Kolkata: Members of a BJP fact-finding team Ravi Shankar Prasad and Satyapal Singh address a press conference at party office in Kolkata, Wednesday, July 12, 2023. (PTI Photo)(PTI07_12_2023_000149B) Former Union minister and BJP leader Ravi Shankar Prasad on Friday claimed that Bihar Chief Minister Nitish Kumar has adopted his West Bengal counterpart and Trinamool Congress supremo Mamata Banerjee’s style of politics.
Criticising Nitish and his government over a recent incident in Patna wherein a BJP leader died following a police lathicharge in Patna, Prasad said, “This is an extremely painful incident. BJP workers were brutally beaten up in my constituency Patna Sahib. One of our people from Jehanabad died in this. What were they asking for? If someone holds a protest, does that mean you will beat them up?” asked Prasad.
The BJP workers were protesting against the teacher recruitment policy in Bihar seeking resignation of Deputy Chief Minister Tejashwi Prasad Yadav when the state police stopped them from marching ahead.
Prasad, who is in Cooch Behar as part of a fact-finding team visiting the state in the wake of violence in the state panchayat elections, said, “Since you (Nitish Kumar) have come in contact with Mamata Banerjee, you have adopted her style of politics.
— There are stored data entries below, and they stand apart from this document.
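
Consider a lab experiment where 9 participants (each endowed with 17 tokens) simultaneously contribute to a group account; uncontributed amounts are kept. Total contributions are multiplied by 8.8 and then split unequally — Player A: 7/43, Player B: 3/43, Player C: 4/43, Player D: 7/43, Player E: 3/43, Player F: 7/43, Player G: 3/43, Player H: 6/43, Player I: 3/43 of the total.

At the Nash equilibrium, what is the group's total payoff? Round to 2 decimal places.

683.40 tokens

A player with share s gets back 8.8·s per unit contributed, so full contribution is dominant for anyone with s > 1/8.8 = 0.1136 and zero contribution is dominant for anyone below.
Player A, Player D, Player F and Player H are above the threshold, contributing 17 each; the remaining 5 contribute 0. Total contributed: 68.
The group account pays out 8.8 × 68 = 598.40 in total (split across the unequal shares, but the aggregate is all that matters for the group sum).
The 5 free-riders keep 17 each, adding 85. Group total = 85 + 598.40 = 683.40.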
I condemn this incident in strongest of words. I am very disappointed and upset that I am not with my workers in Patna.”
Prasad visited the residence of Madhav Biswas, who lost his life allegedly during the elections in Falimari area of the Dakshin Cooch Behar assembly constituency. He met Biswas’s wife and other
family members.
Speaking to the media at the Cooch Behar railway station, Prasad slammed the state government and Chief Minister Mamata Banerjee, accusing them of widespread violence in the state during the polls. “You are shaming democracy, Mamata Banerjee,” he said.
The fact-finding team is in Bengal for the last three days and is visiting different areas to assess poll violence. The TMC has called the BJP’s visit as an attempt to divert attention from its defeat.